Many young earth believers believe that there was a canopy of vapor—basically a permanent cloud cover—over the whole earth prior to the flood. They argue that this allowed animals, including man, to live a long life, protected from the sun's rays, and that at least some of the flood waters came from this vapor canopy. This theory was proposed in the famous book, The Genesis Flood, by Henry Morris and John Whitcomb, which is still in print.
I have been unable to determine even if the Institute for Creation Research, of which Henry Morris was president, still holds to a belief in a vapor canopy. I do know that most staunch young earth believers that I know speak of the vapor canopy like it's an obvious teaching of Scripture. However, Answers in Genesis and Walter Brown both oppose the idea. On the other hand, Kent Hovind still pushes it.
There are numerous problems with the idea, and it is scientifically impossible. The links for Answers in Genesis and Walter Brown in the previous paragraph both outline the scientific arguments against it. I, however, want to discuss the Scriptural problems.
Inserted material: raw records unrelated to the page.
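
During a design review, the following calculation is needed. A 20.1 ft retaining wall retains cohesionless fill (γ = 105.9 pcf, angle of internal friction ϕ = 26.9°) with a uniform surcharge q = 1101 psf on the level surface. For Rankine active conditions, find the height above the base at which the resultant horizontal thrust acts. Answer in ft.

8.40 ft

K_a = 0.3770.
Triangular part P₁ = ½K_aγH² = 8065 at H/3 = 6.700 ft; rectangular part P₂ = K_a q H = 8343 at H/2 = 10.05 ft.
ȳ = (P₁·6.700 + P₂·10.05)/(P₁+P₂) = 8.403 ft.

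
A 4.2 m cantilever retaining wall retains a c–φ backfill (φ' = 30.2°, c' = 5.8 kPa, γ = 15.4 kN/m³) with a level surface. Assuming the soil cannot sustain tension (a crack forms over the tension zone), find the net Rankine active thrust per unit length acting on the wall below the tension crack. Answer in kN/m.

K_a = 0.3307; √K_a = 0.5750.
Tension-crack depth z_c = 2c/(γ√K_a) = 2×5.8/(15.4×0.5750) = 1.310 m.
σ_a at base = K_a γ H − 2c√K_a = 0.3307×15.4×4.2 − 2×5.8×0.5750 = 14.72 kPa.
P_a = ½ × 14.72 × (H − z_c) = 0.5×14.72×2.890 = 21.27 kN/m.

21.3 kN/m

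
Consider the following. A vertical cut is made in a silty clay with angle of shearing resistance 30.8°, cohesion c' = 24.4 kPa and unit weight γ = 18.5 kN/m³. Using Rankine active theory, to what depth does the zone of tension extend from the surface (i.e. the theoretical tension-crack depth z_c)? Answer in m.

4.64 m

K_a = tan²(45° − 30.8°/2) = 0.3227; √K_a = 0.5681.
The active pressure is zero where K_a γ z = 2c√K_a, so z_c = 2c/(γ√K_a) = 2×24.4/(18.5×0.5681) = 4.643 m.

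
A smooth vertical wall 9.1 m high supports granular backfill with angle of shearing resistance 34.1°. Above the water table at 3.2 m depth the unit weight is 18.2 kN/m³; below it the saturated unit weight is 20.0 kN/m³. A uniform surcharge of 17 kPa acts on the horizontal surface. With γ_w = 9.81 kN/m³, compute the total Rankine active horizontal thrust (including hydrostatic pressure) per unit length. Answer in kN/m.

K_a = tan²(45° − φ/2) = 0.2815.
γ' = 20.0 − 9.81 = 10.19 kN/m³. h₂ = H − d_w = 5.9 m.
σ'_h: at surface K_a·q = 4.786; at WT K_a(q+γd_w) = 21.18; at base K_a(q+γd_w+γ'h₂) = 38.11 kPa.
P₁ = ½(4.786+21.18)×3.2 = 41.55; P₂ = ½(21.18+38.11)×5.9 = 174.9; P_w = ½γ_w h₂² = 170.7.
Total = 41.55+174.9+170.7 = 387.2 kN/m.

387 kN/m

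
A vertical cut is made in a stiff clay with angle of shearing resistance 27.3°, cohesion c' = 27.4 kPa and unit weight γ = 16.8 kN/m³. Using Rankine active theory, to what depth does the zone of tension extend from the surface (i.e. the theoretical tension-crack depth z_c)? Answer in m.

K_a = tan²(45° − 27.3°/2) = 0.3711; √K_a = 0.6092.
The active pressure is zero where K_a γ z = 2c√K_a, so z_c = 2c/(γ√K_a) = 2×27.4/(16.8×0.6092) = 5.354 m.

5.35 m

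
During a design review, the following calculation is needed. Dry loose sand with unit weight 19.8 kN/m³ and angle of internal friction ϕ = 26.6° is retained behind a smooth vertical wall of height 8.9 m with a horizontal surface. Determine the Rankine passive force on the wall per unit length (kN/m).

2060 kN/m

K_p = tan²(45° + φ/2) = 2.622.
P_p = ½ K_p γ H² = 0.5 × 2.622 × 19.8 × 8.9² = 2056 kN/m.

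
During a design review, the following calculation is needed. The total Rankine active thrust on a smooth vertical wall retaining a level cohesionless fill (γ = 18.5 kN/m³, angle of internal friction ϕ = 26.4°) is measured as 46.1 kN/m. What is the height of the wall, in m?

K_a = 0.3844. P_a = ½ K_a γ H² ⇒ H = √(2P_a/(K_a γ)).
H = √(2×46.1/(0.3844×18.5)) = 3.601 m.

3.60 m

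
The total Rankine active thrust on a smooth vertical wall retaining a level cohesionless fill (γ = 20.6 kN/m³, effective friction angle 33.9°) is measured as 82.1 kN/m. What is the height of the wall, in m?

K_a = 0.2839. P_a = ½ K_a γ H² ⇒ H = √(2P_a/(K_a γ)).
H = √(2×82.1/(0.2839×20.6)) = 5.299 m.

5.30 m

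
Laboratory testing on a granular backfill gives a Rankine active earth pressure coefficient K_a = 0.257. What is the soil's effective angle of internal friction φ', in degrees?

36.2°

K_a = tan²(45° − φ/2) ⇒ 45° − φ/2 = arctan(√0.257) = 26.88°.
φ = 2(45° − 26.88°) = 36.23°.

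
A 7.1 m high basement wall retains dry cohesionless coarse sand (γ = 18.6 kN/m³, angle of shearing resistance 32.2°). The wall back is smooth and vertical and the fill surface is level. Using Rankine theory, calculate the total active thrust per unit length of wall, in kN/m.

143 kN/m

K_a = tan²(45° − φ/2) = 0.3047.
P_a = ½ K_a γ H² = 0.5 × 0.3047 × 18.6 × 7.1² = 142.9 kN/m.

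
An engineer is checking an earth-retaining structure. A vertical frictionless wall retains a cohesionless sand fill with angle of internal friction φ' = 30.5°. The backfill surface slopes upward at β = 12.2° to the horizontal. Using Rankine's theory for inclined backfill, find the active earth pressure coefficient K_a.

K_a = cos β · (cos β − √(cos²β − cos²φ)) / (cos β + √(cos²β − cos²φ)).
cos β = 0.9774, cos φ = 0.8616, √(cos²β − cos²φ) = 0.4615.
K_a = 0.9774 × (0.9774 − 0.4615)/(0.9774 + 0.4615) = 0.3505.

0.350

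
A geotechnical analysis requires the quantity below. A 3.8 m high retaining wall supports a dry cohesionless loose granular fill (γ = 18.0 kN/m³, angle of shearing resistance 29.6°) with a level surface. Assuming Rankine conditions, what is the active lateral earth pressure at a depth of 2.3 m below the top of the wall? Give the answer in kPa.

K_a = (1 − sin φ)/(1 + sin φ) = 0.3387.
σ_h = K_a γ z = 0.3387 × 18.0 × 2.3 = 14.02 kPa.

14.0 kPa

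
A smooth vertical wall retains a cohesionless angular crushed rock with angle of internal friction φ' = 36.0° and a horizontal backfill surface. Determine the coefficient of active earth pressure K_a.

0.260

K_a = tan²(45° − φ/2) = tan²(27.00°) = 0.2596.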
On the second day God made a firmament to divide the waters above from the waters below (Gen. 1:6-8). This one passage is used to support the vapor canopy theory. It simply doesn't hold water, however (sorry for the pun, couldn't resist).
The firmament is said to include the sun, moon, and stars, so if there was a vapor canopy based on Genesis One, then it had to surround the whole universe. Such a vapor canopy would not protect the animals from the sun's rays, nor would it be available as rain for the flood. Even at the speed of light, most of the rain would still be billions of years away from reaching the earth. If you say the rain started falling several billion years before the flood, then you're no longer a young earther and there's no point in the vapor canopy.